Quote:
Originally Posted by derek /t/1473160/optoma-hd25-and-hd25-lv-owners/30#post_23552948
And yes you do loose light to your eye through the glasses but we're talking output of the projector.
I'm talking specifically about
LCD shutter glasses. Some DLP projectors have used LCD shutter glasses and you
still need a black frame (doesn't have to be symmetrically the same size as visible frame). Basically, a black frame of about 0.5 milliseconds to accomodate the LCD shutter open/close time. That said, the longer you wait for the shutter to close, the more closed it is (more opaque), so there's favour in waiting a bit longer. The opaqueness of LCD shutters increases roughly logarithmically versus time and plateaus out gradually, 0.5ms is not necessarily the "fully closed" LCD shutter point, at least for many models of LCD shutter glasses. High speed video of LCD shutter glasses shows that an LCD shutter is only about ~90% opaque after 1ms, that still produces 10% crosstalk. There's a crosstalk-versus-brightness tradeoff. Shorter black frame, more crosstalk. Longer black frame, less crosstalk. Law of physics. Doesn't matter what projector technology, if you're using
LCD shutter glasses.
(I actually have some old high speed video footage, which I should be posting. Some readers here are already familiar with my
high-speed video of LightBoost , but I also captured some high speed video of LCD shutter glasses too (not currently published yet). The ones I have, nVidia 3D glasses, do
NOT fully reach >99%+ opacity in 0.5ms. It does mostly go opaque in less than a millisecond, but then gradually becomes more and more opaque as the microseconds tick by, in essentially what resembles like an approximate logarithmic curve... the less opaque, the more crosstalk will occur. If you are only 95% opaque, you will have 5% crosstalk leaking through -- e.g. light gray showing through a white-black vertical edge boundary, etc). Rating of LCD response is often measured to a certain completeness, otherwise, a lot of 2ms LCD's would measure more than 5ms, etc. To minimize crosstalk, you need to choose a "picky" completeness requirement -- that 0.5ms LCD can become a 2ms LCD when you're measuring to, say, 99.5% completeness of transition (0.5% crosstalk leakage), instead of a 95% completeness (5% crosstalk leakage), etc. Voila. Bigger black frame obviously needed.

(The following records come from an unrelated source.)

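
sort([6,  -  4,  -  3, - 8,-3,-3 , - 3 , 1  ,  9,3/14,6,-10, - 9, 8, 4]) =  [ - 10, - 9,-8,- 4,-3 , - 3, - 3, - 3 , 3/14, 1,4,6,6,8, 9 ]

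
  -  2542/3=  - 848 + 2/3 = -  847.33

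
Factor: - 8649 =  - 3^2 * 31^2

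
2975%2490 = 485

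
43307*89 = 3854323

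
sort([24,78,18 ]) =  [18,  24, 78 ]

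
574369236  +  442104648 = 1016473884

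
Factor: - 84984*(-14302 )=2^4*3^1*3541^1 * 7151^1   =  1215441168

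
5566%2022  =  1522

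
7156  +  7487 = 14643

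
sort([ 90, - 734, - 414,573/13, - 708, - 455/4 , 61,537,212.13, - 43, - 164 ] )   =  [ - 734, - 708 , - 414, - 164, - 455/4, - 43,573/13 , 61, 90,212.13,  537 ]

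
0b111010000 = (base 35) D9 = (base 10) 464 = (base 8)720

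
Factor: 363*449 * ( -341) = - 3^1*11^3*31^1 *449^1 = - 55578567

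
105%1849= 105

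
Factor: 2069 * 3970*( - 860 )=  - 7063979800 = - 2^3 * 5^2*43^1*397^1*2069^1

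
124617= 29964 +94653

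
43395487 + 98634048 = 142029535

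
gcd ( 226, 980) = 2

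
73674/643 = 73674/643 = 114.58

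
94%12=10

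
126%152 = 126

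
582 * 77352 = 45018864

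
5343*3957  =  21142251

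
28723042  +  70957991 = 99681033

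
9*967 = 8703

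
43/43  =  1=1.00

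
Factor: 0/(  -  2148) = 0^1 =0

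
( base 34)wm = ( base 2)10001010110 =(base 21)2AI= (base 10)1110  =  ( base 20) 2fa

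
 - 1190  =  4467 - 5657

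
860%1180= 860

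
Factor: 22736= 2^4*7^2*29^1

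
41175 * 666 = 27422550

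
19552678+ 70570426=90123104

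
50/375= 2/15 = 0.13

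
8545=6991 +1554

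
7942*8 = 63536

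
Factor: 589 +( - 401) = 188 = 2^2*47^1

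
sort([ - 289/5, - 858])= [ - 858, - 289/5]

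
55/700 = 11/140 = 0.08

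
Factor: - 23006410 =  - 2^1*5^1*7^1 * 137^1*2399^1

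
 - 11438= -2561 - 8877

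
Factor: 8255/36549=3^( - 2)*5^1 * 13^1*31^( - 1) * 127^1 * 131^ (- 1)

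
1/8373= 1/8373 = 0.00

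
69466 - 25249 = 44217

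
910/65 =14 = 14.00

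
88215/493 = 178 + 461/493 = 178.94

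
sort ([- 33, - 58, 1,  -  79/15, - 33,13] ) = [-58,  -  33, - 33, - 79/15, 1, 13 ]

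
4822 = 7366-2544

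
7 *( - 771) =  -5397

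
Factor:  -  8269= -8269^1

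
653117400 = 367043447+286073953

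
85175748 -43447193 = 41728555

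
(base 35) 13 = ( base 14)2A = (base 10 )38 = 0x26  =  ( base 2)100110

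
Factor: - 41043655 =  -  5^1*8208731^1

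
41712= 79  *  528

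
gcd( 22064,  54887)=7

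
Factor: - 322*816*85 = -22333920=   -  2^5 * 3^1*5^1*7^1 * 17^2*23^1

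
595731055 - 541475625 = 54255430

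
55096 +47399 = 102495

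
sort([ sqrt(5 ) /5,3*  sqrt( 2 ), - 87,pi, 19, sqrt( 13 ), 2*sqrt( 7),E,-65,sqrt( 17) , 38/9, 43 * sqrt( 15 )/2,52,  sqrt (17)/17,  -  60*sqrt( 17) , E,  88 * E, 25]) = [ - 60*sqrt( 17 ), - 87, - 65, sqrt(17) /17,sqrt(5 )/5, E,E, pi,sqrt( 13),sqrt(17 ),  38/9, 3* sqrt( 2),2*sqrt(7),  19,25,52,43 *sqrt (15)/2 , 88 * E]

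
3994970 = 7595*526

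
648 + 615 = 1263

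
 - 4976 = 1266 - 6242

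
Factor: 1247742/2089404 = 2^( - 1)*103^1*127^( - 1)*457^(-1)*673^1 = 69319/116078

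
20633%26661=20633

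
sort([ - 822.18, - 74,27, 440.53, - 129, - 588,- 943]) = [ - 943, - 822.18, -588, - 129, - 74,27,440.53]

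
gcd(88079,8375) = 1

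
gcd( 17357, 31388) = 1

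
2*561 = 1122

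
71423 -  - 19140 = 90563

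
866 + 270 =1136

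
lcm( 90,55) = 990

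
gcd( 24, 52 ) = 4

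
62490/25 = 2499 + 3/5  =  2499.60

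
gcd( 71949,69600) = 87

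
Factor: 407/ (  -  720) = - 2^( - 4 )*3^ ( - 2)*5^ ( - 1)*11^1*37^1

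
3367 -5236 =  - 1869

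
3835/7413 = 3835/7413 = 0.52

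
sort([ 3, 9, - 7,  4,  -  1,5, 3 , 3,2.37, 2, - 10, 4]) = [  -  10, - 7,- 1,2,2.37,  3,3, 3 , 4, 4,5,9 ]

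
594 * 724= 430056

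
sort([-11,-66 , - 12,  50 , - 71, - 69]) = [ - 71, - 69,  -  66 , -12, - 11,50] 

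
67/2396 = 67/2396= 0.03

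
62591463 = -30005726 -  - 92597189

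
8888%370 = 8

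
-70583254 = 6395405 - 76978659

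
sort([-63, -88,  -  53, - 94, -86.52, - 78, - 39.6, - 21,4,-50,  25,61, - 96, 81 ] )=[-96,- 94, - 88,-86.52,-78,  -  63 ,-53,-50 ,-39.6,  -  21,  4,25, 61,81]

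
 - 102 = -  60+-42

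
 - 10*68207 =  - 682070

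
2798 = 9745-6947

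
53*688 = 36464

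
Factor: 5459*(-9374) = -51172666 = - 2^1*43^1*53^1*103^1*109^1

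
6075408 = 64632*94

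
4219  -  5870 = - 1651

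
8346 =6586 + 1760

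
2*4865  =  9730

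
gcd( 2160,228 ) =12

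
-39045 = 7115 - 46160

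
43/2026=43/2026  =  0.02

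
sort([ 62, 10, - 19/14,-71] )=[  -  71, - 19/14,10,62]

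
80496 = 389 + 80107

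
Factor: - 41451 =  - 3^1 *41^1 * 337^1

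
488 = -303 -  - 791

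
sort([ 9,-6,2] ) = [ - 6, 2,  9] 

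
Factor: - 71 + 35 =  - 2^2*3^2  =  - 36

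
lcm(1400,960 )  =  33600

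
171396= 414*414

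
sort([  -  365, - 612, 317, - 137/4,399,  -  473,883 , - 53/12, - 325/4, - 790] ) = [ - 790,  -  612,- 473,-365, - 325/4 ,-137/4, - 53/12,317,399, 883 ]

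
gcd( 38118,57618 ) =6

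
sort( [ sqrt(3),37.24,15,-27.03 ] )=[-27.03,sqrt(3),15,  37.24] 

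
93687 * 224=20985888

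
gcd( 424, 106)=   106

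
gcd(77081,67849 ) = 1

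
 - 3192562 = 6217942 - 9410504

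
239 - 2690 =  - 2451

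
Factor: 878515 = 5^1 * 11^1*15973^1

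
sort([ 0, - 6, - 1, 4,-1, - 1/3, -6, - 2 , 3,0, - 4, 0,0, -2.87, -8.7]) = [ - 8.7, - 6,-6,- 4, -2.87,  -  2, - 1, - 1, - 1/3, 0, 0, 0, 0, 3, 4 ]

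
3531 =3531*1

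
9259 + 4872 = 14131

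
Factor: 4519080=2^3  *3^2*5^1*12553^1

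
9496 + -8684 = 812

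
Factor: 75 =3^1* 5^2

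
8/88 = 1/11 = 0.09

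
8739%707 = 255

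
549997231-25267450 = 524729781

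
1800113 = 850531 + 949582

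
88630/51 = 88630/51 =1737.84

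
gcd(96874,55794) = 2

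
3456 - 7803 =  - 4347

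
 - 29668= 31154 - 60822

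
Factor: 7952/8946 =2^3*3^( - 2) = 8/9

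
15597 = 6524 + 9073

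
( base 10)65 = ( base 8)101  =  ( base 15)45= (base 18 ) 3B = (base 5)230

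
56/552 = 7/69 = 0.10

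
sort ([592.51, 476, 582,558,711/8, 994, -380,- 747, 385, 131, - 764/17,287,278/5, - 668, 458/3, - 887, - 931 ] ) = [ - 931,-887, - 747,-668, - 380, - 764/17, 278/5,711/8, 131, 458/3, 287,  385,476, 558,  582, 592.51, 994]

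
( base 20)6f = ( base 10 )135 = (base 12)B3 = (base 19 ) 72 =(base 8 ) 207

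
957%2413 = 957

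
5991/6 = 1997/2= 998.50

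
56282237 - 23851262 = 32430975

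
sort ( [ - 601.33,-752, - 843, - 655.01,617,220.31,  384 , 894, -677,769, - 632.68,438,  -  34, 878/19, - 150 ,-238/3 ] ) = [ -843,-752, -677, - 655.01,-632.68,  -  601.33, - 150, - 238/3, - 34,878/19,220.31,  384, 438,617,  769,894 ] 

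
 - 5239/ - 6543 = 5239/6543 = 0.80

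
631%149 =35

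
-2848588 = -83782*34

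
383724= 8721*44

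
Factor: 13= 13^1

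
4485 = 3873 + 612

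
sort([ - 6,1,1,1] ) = [-6,1, 1,1 ]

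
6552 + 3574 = 10126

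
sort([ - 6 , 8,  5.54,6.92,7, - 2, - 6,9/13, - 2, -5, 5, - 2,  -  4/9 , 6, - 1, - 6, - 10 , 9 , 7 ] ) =[ - 10, - 6, - 6, - 6 , - 5, - 2,-2,-2, - 1,  -  4/9,9/13,5,5.54,6,6.92, 7, 7,8,  9] 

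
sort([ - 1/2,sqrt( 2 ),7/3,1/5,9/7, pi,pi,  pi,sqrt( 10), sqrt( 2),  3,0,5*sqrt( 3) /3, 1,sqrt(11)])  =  [ - 1/2, 0,1/5, 1, 9/7,  sqrt ( 2), sqrt(2), 7/3,5*sqrt(3 ) /3, 3, pi, pi,pi , sqrt(10),sqrt( 11 )]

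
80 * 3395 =271600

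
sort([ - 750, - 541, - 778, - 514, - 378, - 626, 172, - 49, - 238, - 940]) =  [ - 940, - 778, -750, - 626, - 541, - 514, - 378, - 238, - 49,172 ]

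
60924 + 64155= 125079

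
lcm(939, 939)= 939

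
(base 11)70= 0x4d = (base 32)2d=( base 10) 77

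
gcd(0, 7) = 7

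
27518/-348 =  - 13759/174= -  79.07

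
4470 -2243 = 2227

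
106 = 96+10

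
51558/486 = 106+7/81 = 106.09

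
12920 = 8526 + 4394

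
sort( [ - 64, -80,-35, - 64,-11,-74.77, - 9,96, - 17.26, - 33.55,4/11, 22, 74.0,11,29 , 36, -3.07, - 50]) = [ - 80, - 74.77, - 64,-64 , - 50, - 35, - 33.55,-17.26, - 11, - 9,-3.07,4/11,11,22, 29,36,  74.0  ,  96] 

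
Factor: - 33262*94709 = -3150210758 = - 2^1*16631^1*94709^1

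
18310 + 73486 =91796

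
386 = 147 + 239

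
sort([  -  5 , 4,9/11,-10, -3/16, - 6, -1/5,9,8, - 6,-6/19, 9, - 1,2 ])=[ - 10, - 6, - 6,  -  5, - 1, - 6/19, - 1/5, - 3/16,9/11,2, 4, 8, 9,9 ]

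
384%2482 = 384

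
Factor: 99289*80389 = 7981743421= 19^1*4231^1*99289^1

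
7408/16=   463 = 463.00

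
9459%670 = 79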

There are faster LCD shutters that claim 0.1ms open-to-close speed, but I'd really love to see that "light leakage curve" at the microsecond scale. Is it truly all the way to 99.5%+ opaque in 0.1ms? (even 0.5% is still visible crosstalk). It's wholly possible the projector manufacturer decided to add a bigger black frame interval anyway (0.5ms of black frame and get about ~8% dimming relative to 8.3ms (1/120sec) refresh cycle, or 2ms of black frame, and get about ~33% dimming (relative to 8.3ms refresh cycle). Since 99% opacity vs 99.5% opacity is a MASSIVE difference in crosstalk (twice as much crosstalk -- leakage of 0.5 IRE on a full-white, versus leakage of 1.0 IRE on a full-white). I'd love to see the high speed video footage of what is happening on the projector screen...
For *
LCD shutters*
....more black interval during eye swap interval (shutter open/close), less crosstalk.
....less black interval during eye swap interval (shutter open/close), more crosstalk
....It's the law of physics
....and it shows in high speed 1000fps video footage (of high speed camera pointed through a shutter glasses).
This does not apply to polarized 3D glasses, which some DLP projectors are using (e.g. alternating polarization). For that, you don't have the concept of shutter open/close time.